Prime Minister Theresa May’s Brexit speech at Mansion House in early March focused largely on the important border questions with the Republic of Ireland, and wider financial and legal agreements. While it did provide a perfunctory nod to security issues, details about the exact arrangements between the UK and EU post-Brexit remain unclear.

There have been positive noises from the UK government and EU, suggesting that the current security arrangements will remain intact. Indeed, ensuring cooperation on counter-terrorism across Europe is crucial for wider security on the continent. The latest Comprehensive Assessment of EU Security Policy (PDF) from the European Commission recognises that to be truly effective, the security architecture has to be comprehensive and fully implemented across Europe, not just the EU. There are fears that a ‘no deal’ outcome on Brexit between the UK and EU would compromise the fight against terrorism.

Despite the challenges to security post-Brexit, there are examples of European countries rejecting EU integration, but still managing to work closely across European security issues.

Since their rejection of the Maastricht Treaty in the 1992 referendum, Denmark, an EU member state, has retained the option to ‘opt out’ of certain areas of cooperation within the EU. These include the use of the Euro currency, defence cooperation, and EU laws pertaining to Justice and Home Affairs (JHA). Despite these opt-outs, Denmark has retained their Europol membership, one of the most important information sharing mechanisms of the EU.

However, Denmark’s membership of Europol came under threat following the 2015 referendum in which it refused to abolish its current JHA opt-outs (PDF). Fortunately, the potential repercussions of such a move on wider European security outweighed the legislative requirements. A last-minute agreement established in May 2017 avoided excluding Denmark completely from Europol.

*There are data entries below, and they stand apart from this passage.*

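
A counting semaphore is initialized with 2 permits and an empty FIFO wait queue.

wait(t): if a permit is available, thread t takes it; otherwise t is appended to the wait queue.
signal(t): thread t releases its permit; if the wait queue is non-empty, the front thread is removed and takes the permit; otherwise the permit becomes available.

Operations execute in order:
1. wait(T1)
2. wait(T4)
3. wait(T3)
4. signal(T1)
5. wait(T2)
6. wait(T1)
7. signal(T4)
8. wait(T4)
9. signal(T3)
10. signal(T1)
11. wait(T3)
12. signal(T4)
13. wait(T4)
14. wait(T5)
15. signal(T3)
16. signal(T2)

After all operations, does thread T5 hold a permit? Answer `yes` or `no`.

Answer: yes

Derivation:
Step 1: wait(T1) -> count=1 queue=[] holders={T1}
Step 2: wait(T4) -> count=0 queue=[] holders={T1,T4}
Step 3: wait(T3) -> count=0 queue=[T3] holders={T1,T4}
Step 4: signal(T1) -> count=0 queue=[] holders={T3,T4}
Step 5: wait(T2) -> count=0 queue=[T2] holders={T3,T4}
Step 6: wait(T1) -> count=0 queue=[T2,T1] holders={T3,T4}
Step 7: signal(T4) -> count=0 queue=[T1] holders={T2,T3}
Step 8: wait(T4) -> count=0 queue=[T1,T4] holders={T2,T3}
Step 9: signal(T3) -> count=0 queue=[T4] holders={T1,T2}
Step 10: signal(T1) -> count=0 queue=[] holders={T2,T4}
Step 11: wait(T3) -> count=0 queue=[T3] holders={T2,T4}
Step 12: signal(T4) -> count=0 queue=[] holders={T2,T3}
Step 13: wait(T4) -> count=0 queue=[T4] holders={T2,T3}
Step 14: wait(T5) -> count=0 queue=[T4,T5] holders={T2,T3}
Step 15: signal(T3) -> count=0 queue=[T5] holders={T2,T4}
Step 16: signal(T2) -> count=0 queue=[] holders={T4,T5}
Final holders: {T4,T5} -> T5 in holders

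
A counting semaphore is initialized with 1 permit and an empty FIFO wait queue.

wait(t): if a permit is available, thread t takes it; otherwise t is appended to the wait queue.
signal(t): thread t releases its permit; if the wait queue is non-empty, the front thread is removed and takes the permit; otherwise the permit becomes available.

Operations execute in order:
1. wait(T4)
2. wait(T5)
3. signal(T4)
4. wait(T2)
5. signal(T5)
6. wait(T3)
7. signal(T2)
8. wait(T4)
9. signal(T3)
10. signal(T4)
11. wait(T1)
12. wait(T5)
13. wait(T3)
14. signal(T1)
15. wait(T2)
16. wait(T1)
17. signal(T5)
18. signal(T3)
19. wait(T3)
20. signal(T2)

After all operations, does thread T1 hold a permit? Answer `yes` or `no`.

Answer: yes

Derivation:
Step 1: wait(T4) -> count=0 queue=[] holders={T4}
Step 2: wait(T5) -> count=0 queue=[T5] holders={T4}
Step 3: signal(T4) -> count=0 queue=[] holders={T5}
Step 4: wait(T2) -> count=0 queue=[T2] holders={T5}
Step 5: signal(T5) -> count=0 queue=[] holders={T2}
Step 6: wait(T3) -> count=0 queue=[T3] holders={T2}
Step 7: signal(T2) -> count=0 queue=[] holders={T3}
Step 8: wait(T4) -> count=0 queue=[T4] holders={T3}
Step 9: signal(T3) -> count=0 queue=[] holders={T4}
Step 10: signal(T4) -> count=1 queue=[] holders={none}
Step 11: wait(T1) -> count=0 queue=[] holders={T1}
Step 12: wait(T5) -> count=0 queue=[T5] holders={T1}
Step 13: wait(T3) -> count=0 queue=[T5,T3] holders={T1}
Step 14: signal(T1) -> count=0 queue=[T3] holders={T5}
Step 15: wait(T2) -> count=0 queue=[T3,T2] holders={T5}
Step 16: wait(T1) -> count=0 queue=[T3,T2,T1] holders={T5}
Step 17: signal(T5) -> count=0 queue=[T2,T1] holders={T3}
Step 18: signal(T3) -> count=0 queue=[T1] holders={T2}
Step 19: wait(T3) -> count=0 queue=[T1,T3] holders={T2}
Step 20: signal(T2) -> count=0 queue=[T3] holders={T1}
Final holders: {T1} -> T1 in holders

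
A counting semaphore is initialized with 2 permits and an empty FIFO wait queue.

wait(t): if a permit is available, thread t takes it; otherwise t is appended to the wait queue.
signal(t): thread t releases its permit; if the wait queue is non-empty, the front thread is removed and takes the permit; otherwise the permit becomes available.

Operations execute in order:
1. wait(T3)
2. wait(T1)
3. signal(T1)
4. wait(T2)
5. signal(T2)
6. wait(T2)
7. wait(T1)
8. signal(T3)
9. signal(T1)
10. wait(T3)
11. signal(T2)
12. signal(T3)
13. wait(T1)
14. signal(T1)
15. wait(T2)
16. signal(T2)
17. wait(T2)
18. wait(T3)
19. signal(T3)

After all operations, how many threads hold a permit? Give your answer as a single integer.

Step 1: wait(T3) -> count=1 queue=[] holders={T3}
Step 2: wait(T1) -> count=0 queue=[] holders={T1,T3}
Step 3: signal(T1) -> count=1 queue=[] holders={T3}
Step 4: wait(T2) -> count=0 queue=[] holders={T2,T3}
Step 5: signal(T2) -> count=1 queue=[] holders={T3}
Step 6: wait(T2) -> count=0 queue=[] holders={T2,T3}
Step 7: wait(T1) -> count=0 queue=[T1] holders={T2,T3}
Step 8: signal(T3) -> count=0 queue=[] holders={T1,T2}
Step 9: signal(T1) -> count=1 queue=[] holders={T2}
Step 10: wait(T3) -> count=0 queue=[] holders={T2,T3}
Step 11: signal(T2) -> count=1 queue=[] holders={T3}
Step 12: signal(T3) -> count=2 queue=[] holders={none}
Step 13: wait(T1) -> count=1 queue=[] holders={T1}
Step 14: signal(T1) -> count=2 queue=[] holders={none}
Step 15: wait(T2) -> count=1 queue=[] holders={T2}
Step 16: signal(T2) -> count=2 queue=[] holders={none}
Step 17: wait(T2) -> count=1 queue=[] holders={T2}
Step 18: wait(T3) -> count=0 queue=[] holders={T2,T3}
Step 19: signal(T3) -> count=1 queue=[] holders={T2}
Final holders: {T2} -> 1 thread(s)

Answer: 1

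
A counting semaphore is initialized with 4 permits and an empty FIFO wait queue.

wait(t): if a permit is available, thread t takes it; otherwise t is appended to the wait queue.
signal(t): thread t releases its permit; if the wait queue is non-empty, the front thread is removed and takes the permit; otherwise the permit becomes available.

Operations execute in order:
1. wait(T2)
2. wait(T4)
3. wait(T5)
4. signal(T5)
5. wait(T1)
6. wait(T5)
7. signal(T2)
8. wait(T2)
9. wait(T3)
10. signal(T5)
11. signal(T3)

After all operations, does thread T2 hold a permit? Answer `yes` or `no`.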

Moreover, there are examples of non-EU members having greater or similar access to information sharing than current EU members. For example, the Schengen Information System (SIS), an information system for external border controls, includes non-EU members Switzerland, Norway, Liechtenstein and Iceland. However, EU members Bulgaria, Croatia, Cyprus, Romania, the Republic of Ireland and the UK only have limited access to the SIS, as they are not part of the Schengen area.

Further actions have also been taken to include wider European countries in the security architecture. Switzerland, Norway, Liechtenstein, and Iceland all actively participate in the European security architecture, despite not being a part of the EU. They have Europol membership and are part of various information exchange systems, such as the Visa Information System, EURODAC (the EU asylum fingerprint database), the Entry-Exit System and the European Travel Information and Authorisation System. Their inclusion only strengthens the systems and the cooperation links between all countries.

Ultimately, terrorism does not stop at borders. A stark example is Anis Amri, the perpetrator of the 2016 Berlin Christmas market attack. Amri traveled between five EU countries before being apprehended in Italy. The subsequent investigation into Amri even pointed to potential links between him and Switzerland, a non-EU country. Restricting the access to information, or making that access more difficult between specific nations could risk a less safe Europe.

Europe will be safer if its security architecture extends beyond EU member states and those countries that are part of the Schengen Area. The security of European citizens should outweigh political divisions and calculations, with security considerations seeking to be as inclusive as possible.

Current examples show that European countries can still have security arrangements across the continent, but not be a part of the EU or fully integrated with the EU project. During Brexit negotiations, it could be tempting for the UK and EU to use certain security structures as ‘bargaining chips’. However, it is in no one’s interests for both sides to adopt a ‘zero-sum’ approach to security discussions during Brexit negotiations.